After the nuclear accident, her family moved from one evacuation center to another in Koriyama, Fukushima Prefecture, and Iwaki, also in the prefecture, following her parents, and finally moved into the apartment in February.

Now, she is constantly tormented by concerns about possible effects from radiation. She is choosing rice grown in Niigata Prefecture on the Sea of Japan coast for her baby’s “okayu,” or rice porridge, which is a weaning food. She never uses tap water. Instead, she buys water through a home-delivery service.

As she refrains from taking Runa outside to play, she wonders whether her daughter can make friends with other children about her age.

In mid-February, for the first time since the nuclear accident, Mayumi entered Tomioka on a temporary visit to her house. While she was breast-feeding her baby, she was not able to go to the town. Though her house itself was safe, her dosimeter showed 60 microsieverts per hour near a gutter drainpipe.

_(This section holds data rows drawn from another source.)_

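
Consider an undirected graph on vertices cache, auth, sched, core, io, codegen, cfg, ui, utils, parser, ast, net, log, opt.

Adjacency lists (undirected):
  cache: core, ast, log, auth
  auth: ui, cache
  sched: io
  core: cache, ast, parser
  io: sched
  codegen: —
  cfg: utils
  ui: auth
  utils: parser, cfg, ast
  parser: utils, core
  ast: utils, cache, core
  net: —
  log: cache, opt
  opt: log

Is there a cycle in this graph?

DFS, tracking each vertex's parent; an edge to a visited non-parent vertex closes a cycle.
Start from ui:
visit ui (parent –)
  visit auth (parent ui)
    auth–ui: parent, skip
    visit cache (parent auth)
      visit core (parent cache)
        core–cache: parent, skip
        visit ast (parent core)
          visit utils (parent ast)
            visit parser (parent utils)
              parser–utils: parent, skip
              parser–core: core visited and ≠ parent → cycle
Cycle: core – ast – utils – parser – core.

Yes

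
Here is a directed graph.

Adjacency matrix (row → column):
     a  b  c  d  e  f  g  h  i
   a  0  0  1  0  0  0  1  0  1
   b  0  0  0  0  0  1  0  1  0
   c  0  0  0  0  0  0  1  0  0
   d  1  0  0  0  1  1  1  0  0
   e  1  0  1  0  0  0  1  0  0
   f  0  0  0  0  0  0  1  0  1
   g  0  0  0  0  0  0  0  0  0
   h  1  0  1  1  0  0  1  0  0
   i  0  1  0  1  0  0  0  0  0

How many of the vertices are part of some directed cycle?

A vertex is on a directed cycle iff it belongs to a strongly connected component of size ≥ 2 (or has a self-loop).
The vertices on cycles are {a, b, d, e, f, h, i} — 7 in total.

7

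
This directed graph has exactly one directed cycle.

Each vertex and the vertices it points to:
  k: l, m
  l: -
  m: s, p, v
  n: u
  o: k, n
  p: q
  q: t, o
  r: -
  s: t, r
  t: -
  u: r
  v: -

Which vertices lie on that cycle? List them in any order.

k, m, o, p, q

DFS with gray/black marking from o:
o gray
  k gray
    l gray
    l black
    m gray
      s gray
        t gray
        t black
        r gray
        r black
      s black
      p gray
        q gray
          q→t: t black — skip
          q→o: o is gray → back edge
Back edge closes the cycle o → k → m → p → q → o; its vertices are {k, m, o, p, q}.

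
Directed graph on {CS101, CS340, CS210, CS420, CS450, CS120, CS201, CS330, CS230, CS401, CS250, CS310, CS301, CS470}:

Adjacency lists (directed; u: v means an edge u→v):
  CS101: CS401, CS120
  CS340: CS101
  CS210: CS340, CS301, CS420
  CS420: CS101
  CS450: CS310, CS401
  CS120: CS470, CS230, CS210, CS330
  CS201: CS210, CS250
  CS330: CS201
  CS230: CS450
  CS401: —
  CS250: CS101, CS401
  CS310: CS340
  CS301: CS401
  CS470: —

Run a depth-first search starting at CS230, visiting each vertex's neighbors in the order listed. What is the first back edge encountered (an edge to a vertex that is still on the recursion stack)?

DFS from CS230 (visiting each vertex's neighbors in the order listed); mark gray on enter, black on exit:
CS230 gray
  CS450 gray
    CS310 gray
      CS340 gray
        CS101 gray
          CS401 gray
          CS401 black
          CS120 gray
            CS470 gray
            CS470 black
            CS120→CS230: CS230 is gray → back edge
First back edge: CS120 → CS230.

CS120->CS230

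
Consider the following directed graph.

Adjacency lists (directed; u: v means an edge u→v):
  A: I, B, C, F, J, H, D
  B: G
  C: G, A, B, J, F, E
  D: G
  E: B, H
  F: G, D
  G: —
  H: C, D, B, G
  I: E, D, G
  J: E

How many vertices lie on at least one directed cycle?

A vertex is on a directed cycle iff it belongs to a strongly connected component of size ≥ 2 (or has a self-loop).
The vertices on cycles are {A, C, E, H, I, J} — 6 in total.

6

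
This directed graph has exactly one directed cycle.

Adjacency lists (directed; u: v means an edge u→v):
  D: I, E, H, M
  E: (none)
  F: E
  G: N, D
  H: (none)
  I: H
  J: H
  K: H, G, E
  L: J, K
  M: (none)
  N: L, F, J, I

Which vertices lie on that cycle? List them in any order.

DFS with gray/black marking from G:
G gray
  N gray
    L gray
      J gray
        H gray
        H black
      J black
      K gray
        K→H: H black — skip
        K→G: G is gray → back edge
Back edge closes the cycle G → N → L → K → G; its vertices are {G, K, L, N}.

G, K, L, N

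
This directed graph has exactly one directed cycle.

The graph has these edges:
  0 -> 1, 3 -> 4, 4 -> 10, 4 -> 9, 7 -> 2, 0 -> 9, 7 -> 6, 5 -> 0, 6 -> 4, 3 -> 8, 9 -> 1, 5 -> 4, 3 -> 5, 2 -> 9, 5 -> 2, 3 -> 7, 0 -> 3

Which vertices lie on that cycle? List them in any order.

DFS with gray/black marking from 3:
3 gray
  8 gray
  8 black
  7 gray
    6 gray
      4 gray
        10 gray
        10 black
        9 gray
          1 gray
          1 black
        9 black
      4 black
    6 black
    2 gray
      2→9: 9 black — skip
    2 black
  7 black
  3→4: 4 black — skip
  5 gray
    5→2: 2 black — skip
    5→4: 4 black — skip
    0 gray
      0→9: 9 black — skip
      0→1: 1 black — skip
      0→3: 3 is gray → back edge
Back edge closes the cycle 3 → 5 → 0 → 3; its vertices are {0, 3, 5}.

0, 3, 5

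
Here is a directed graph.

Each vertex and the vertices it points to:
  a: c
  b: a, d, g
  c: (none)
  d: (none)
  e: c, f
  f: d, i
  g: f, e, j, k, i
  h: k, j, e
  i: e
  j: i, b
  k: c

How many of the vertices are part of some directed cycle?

6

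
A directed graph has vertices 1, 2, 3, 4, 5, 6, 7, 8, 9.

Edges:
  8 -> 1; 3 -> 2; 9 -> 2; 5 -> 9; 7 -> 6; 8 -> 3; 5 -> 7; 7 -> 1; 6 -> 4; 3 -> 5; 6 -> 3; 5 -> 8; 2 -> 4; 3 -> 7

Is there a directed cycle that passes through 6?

Yes

6 is on a cycle iff 6 can reach itself via ≥1 edge.
6 → 3 → 7 → 6 — yes.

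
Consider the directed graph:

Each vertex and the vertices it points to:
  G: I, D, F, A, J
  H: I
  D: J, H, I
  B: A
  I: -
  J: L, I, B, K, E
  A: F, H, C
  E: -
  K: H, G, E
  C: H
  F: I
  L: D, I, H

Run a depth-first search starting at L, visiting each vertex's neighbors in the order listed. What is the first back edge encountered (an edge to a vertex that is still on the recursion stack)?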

To Runa, Mayumi sometimes thinks, “I am sorry for giving birth to you on such a day.”

Now she thinks about what she can do for Runa, who is growing by the day.

The morning after the Great East Japan Earthquake, when Runa was held by Mayumi in the bus, she was small and light. Today she weighs 9 kilograms.

More than 100 babies were born in Iwate, Miyagi and Fukushima prefectures last March 11.

Runa is one of those.

When she becomes an adult, her mother wants to ask her, “Are you happy?” Mayumi hopes Runa will say, "Yes."